A insistência de Lula na sua candidatura à Presidência da República – completamente impossível, do ponto de vista legal – parece ter alguma inspiração na anticandidatura de Ulysses Guimarães à Presidência, em 1974, em plena ditadura militar. As duas têm um tom de afronta, de protesto. Como Ulysses na ditadura, Lula parece querer, com sua insistência, dizer da mesma forma que a vontade popular não está expressa no pleito.Se as intenções parecem ser as mesmas, a realidade, porém, é muito diferente. Se Ulysses àquela altura sabia que as regras não permitiam de modo algum a vitória de alguém que fizesse oposição ao regime, o gesto agora de Lula pode ajudar a tirar o campo de esquerda de uma disputa eleitoral que, ao contrário da outra, se faz dentro das regras democráticas.

Em 1974, Ulysses valeu-se das regras da eleição indireta inventada pelo regime militar para escancarar que aquele era um jogo de cartas marcadas. Enquanto pessoas eram torturadas, mortas e desapareciam por confrontar o regime, os militares no poder declaravam à população que aquilo tudo se tratava de democracia. O ápice daquela caricatura de democracia era o Colégio Eleitoral, onde um corpo de pouco mais de uma centena de pessoas ia chancelar o nome que o alto comando militar já havia escolhido.

A democracia brasileira ainda pode ter muitos defeitos. E Lula até tem o direito de dizer que entre esses defeitos está o processo que o condenou e o conduziu à prisão na sede da Polícia Federal em Curitiba. E o PT pode repetir esse mantra à exaustão. Mas Lula e o PT não podem dizer que o atual sistema eleitoral brasileiro seja, como o de 1974, um jogo de cartas marcadas. A imprevisibilidade total da atual eleição é um exemplo contundente. Outro é o fato de tal sistema ter feito exatamente do PT o partido político que mais tempo exerceu o poder na história republicana brasileira. A não ser que o PT venha agora admitir que o establishment brasileiro permitiu a Lula se eleger e se reeleger e eleger e reeleger Dilma Rousseff, não há como dizer que a eleição brasileira seja um jogo de cartas marcadas.

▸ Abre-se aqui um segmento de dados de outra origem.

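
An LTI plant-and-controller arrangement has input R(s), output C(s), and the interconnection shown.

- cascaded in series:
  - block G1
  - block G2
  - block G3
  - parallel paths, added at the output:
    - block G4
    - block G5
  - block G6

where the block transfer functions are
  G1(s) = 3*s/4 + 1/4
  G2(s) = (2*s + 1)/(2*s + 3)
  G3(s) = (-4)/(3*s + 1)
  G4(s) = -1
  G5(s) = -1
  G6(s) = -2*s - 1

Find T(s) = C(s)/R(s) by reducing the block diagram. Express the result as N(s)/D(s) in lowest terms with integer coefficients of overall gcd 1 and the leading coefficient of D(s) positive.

(1) sum the parallel branches G4, G5: -2
(2) reduce the series chain G1, G2, G3, (G4+G5), G6, which is the overall transfer function T(s) = C(s)/R(s) in lowest terms

Hence the answer: (-8*s^2 - 8*s - 2)/(2*s + 3)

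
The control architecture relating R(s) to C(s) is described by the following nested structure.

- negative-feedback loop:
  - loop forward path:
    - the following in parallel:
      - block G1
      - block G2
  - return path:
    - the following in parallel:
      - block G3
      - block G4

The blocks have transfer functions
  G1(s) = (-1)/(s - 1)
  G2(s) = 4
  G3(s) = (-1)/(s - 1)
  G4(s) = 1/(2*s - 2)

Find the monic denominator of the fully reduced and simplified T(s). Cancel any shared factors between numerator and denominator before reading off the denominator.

First reduce the diagram to T(s).

Step 1. reduce the parallel group G1, G2; result (4*s - 5)/(s - 1)
Step 2. sum the parallel branches G3, G4; result (-1)/(2*s - 2)
Step 3. reduce the feedback loop with forward (G1+G2) and return (G3+G4); result (8*s^2 - 18*s + 10)/(2*s^2 - 8*s + 7)
No further cancellation is possible in the step-3 result, so that is T(s). Its denominator becomes monic after dividing by the leading coefficient 2.

Answer: s^2 - 4*s + 7/2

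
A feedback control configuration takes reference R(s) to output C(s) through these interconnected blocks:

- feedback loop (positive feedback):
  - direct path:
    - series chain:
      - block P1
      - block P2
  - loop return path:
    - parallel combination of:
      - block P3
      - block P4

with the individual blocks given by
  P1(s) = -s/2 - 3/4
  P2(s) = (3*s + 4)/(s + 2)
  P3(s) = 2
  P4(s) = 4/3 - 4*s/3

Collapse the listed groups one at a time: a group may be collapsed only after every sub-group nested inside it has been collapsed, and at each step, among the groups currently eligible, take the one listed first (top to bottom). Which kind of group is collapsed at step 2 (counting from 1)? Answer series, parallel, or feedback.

Step 1. combine P1, P2 in series
Step 2. add P3, P4 (parallel)
Step 3. close the feedback loop around (P1*P2), (P3+P4)
At step 2 the group reduced is parallel.

Final answer: parallel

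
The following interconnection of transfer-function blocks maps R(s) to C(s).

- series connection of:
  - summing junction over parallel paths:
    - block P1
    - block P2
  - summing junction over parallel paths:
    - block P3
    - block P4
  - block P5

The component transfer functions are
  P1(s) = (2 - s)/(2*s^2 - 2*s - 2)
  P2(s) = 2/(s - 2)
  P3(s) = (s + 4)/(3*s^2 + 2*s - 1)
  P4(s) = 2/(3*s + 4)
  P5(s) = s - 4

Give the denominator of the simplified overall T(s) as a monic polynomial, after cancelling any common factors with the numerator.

Step 1. reduce the parallel group P1, P2, giving (3*s^2 - 8)/(2*s^3 - 6*s^2 + 2*s + 4)
Step 2. sum the parallel branches P3, P4, giving (9*s^2 + 20*s + 14)/(9*s^3 + 18*s^2 + 5*s - 4)
Step 3. multiply (P1+P2), (P3+P4), P5 (series), giving (27*s^5 - 48*s^4 - 270*s^3 - 40*s^2 + 528*s + 448)/(18*s^6 - 18*s^5 - 80*s^4 + 34*s^3 + 106*s^2 + 12*s - 16)
The result of step 3 is T(s) in lowest terms. Its denominator has leading coefficient 18; dividing the denominator through by 18 makes it monic.

Therefore the answer is s^6 - s^5 - 40*s^4/9 + 17*s^3/9 + 53*s^2/9 + 2*s/3 - 8/9.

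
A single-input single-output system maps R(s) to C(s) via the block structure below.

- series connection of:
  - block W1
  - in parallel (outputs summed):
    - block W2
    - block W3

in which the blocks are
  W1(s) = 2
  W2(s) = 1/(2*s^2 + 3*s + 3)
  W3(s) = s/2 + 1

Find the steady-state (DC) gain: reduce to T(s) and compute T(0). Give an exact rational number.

Step 1. sum the parallel branches W2, W3, giving (2*s^3 + 7*s^2 + 9*s + 8)/(4*s^2 + 6*s + 6)
Step 2. combine W1, (W2+W3) in series, giving (2*s^3 + 7*s^2 + 9*s + 8)/(2*s^2 + 3*s + 3)
That last expression is T(s); at s = 0 only the constant terms survive, so T(0) = 8/3.

Answer: 8/3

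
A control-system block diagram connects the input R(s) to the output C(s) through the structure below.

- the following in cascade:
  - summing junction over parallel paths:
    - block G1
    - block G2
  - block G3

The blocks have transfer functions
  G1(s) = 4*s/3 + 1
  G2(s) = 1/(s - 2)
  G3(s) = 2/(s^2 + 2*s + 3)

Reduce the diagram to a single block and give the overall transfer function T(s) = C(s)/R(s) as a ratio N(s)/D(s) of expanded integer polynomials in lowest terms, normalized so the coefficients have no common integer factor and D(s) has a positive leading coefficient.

Step 1. parallel reduction of G1, G2; result (4*s^2 - 5*s - 3)/(3*s - 6)
Step 2. reduce the series chain (G1+G2), G3: this yields T(s), and no further normalization is needed

Answer: (8*s^2 - 10*s - 6)/(3*s^3 - 3*s - 18)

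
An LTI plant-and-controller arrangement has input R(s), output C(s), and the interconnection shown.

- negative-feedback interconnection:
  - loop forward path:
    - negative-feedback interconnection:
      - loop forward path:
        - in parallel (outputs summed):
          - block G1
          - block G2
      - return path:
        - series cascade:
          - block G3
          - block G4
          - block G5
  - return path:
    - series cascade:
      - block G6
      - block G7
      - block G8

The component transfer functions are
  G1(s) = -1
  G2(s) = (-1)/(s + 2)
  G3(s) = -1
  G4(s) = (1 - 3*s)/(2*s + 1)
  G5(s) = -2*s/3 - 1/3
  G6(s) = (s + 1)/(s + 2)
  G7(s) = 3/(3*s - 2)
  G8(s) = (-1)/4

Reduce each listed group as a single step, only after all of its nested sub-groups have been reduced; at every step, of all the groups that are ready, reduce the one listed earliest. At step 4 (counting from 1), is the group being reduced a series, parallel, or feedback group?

Reducing step by step:

(1) reduce the parallel group G1, G2
(2) combine G3, G4, G5 in series
(3) feedback reduction of (G1+G2), (G3*G4*G5)
(4) reduce the series chain G6, G7, G8
(5) feedback reduction of [(G1+G2)/(1+(G1+G2)*(G3*G4*G5))], (G6*G7*G8)
So the answer for step 4 is series.

Answer: series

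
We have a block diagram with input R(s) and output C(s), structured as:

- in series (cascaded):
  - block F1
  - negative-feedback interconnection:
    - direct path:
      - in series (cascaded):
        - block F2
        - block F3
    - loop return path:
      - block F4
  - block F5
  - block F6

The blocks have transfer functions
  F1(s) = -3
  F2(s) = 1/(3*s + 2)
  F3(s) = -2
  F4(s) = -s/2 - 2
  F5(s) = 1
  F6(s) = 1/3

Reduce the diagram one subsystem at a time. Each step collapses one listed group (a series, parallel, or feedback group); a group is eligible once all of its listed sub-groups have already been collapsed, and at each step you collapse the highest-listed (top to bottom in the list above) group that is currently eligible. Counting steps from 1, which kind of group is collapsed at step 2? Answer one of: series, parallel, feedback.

Step 1: series reduction of F2, F3
Step 2: reduce the feedback loop with forward (F2*F3) and return F4
Step 3: cascade F1, [(F2*F3)/(1+(F2*F3)*F4)], F5, F6
The group at step 2 is a feedback group.

Final answer: feedback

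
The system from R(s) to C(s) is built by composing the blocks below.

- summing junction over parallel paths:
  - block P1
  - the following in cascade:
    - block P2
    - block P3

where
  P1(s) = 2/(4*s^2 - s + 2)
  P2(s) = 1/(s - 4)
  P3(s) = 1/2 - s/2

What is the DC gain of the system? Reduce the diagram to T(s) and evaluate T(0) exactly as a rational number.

First reduce the diagram to T(s).

(1) combine P2, P3 in series gives (1 - s)/(2*s - 8)
(2) sum the parallel branches P1, (P2*P3) gives (-4*s^3 + 5*s^2 + s - 14)/(8*s^3 - 34*s^2 + 12*s - 16)
DC gain: substitute s = 0 into T(s) from step 2: T(0) = -14/(-16) = 7/8.

Answer: 7/8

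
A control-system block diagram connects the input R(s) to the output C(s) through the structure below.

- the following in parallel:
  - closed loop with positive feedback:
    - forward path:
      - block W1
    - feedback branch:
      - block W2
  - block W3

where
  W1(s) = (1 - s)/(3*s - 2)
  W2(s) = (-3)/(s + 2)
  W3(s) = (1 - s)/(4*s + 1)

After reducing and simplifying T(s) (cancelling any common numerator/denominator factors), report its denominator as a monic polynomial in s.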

Mas as eleições respeitam regras e impõem condições. Em 1974, Ulysses podia se candidatar, mas não podia se eleger. Ficava claro, então, que o jogo não era democrático. Agora, Lula não pode se candidatar. Porque sua candidatura não se enquadra nas regras de elegibilidade previstas em lei, aprovadas pelo Congresso. Lula foi condenado por um tribunal colegiado em segunda instância. Essa é uma condição de inelegibilidade prevista na Lei da Ficha Limpa. A Lei da Ficha Limpa foi democraticamente aprovada no Congresso, teve o declarado apoio à época do PT. Mais do que isso, seu relator na Câmara foi um deputado do PT, José Eduardo Cardozo (SP), depois ministro da Justiça de Dilma e seu advogado no processo de impeachment. E, para completar, foi sancionada pelo presidente da República à época. Que era ninguém menos que Luiz Inácio Lula da Silva, que agora, da prisão em Curitiba, a questiona.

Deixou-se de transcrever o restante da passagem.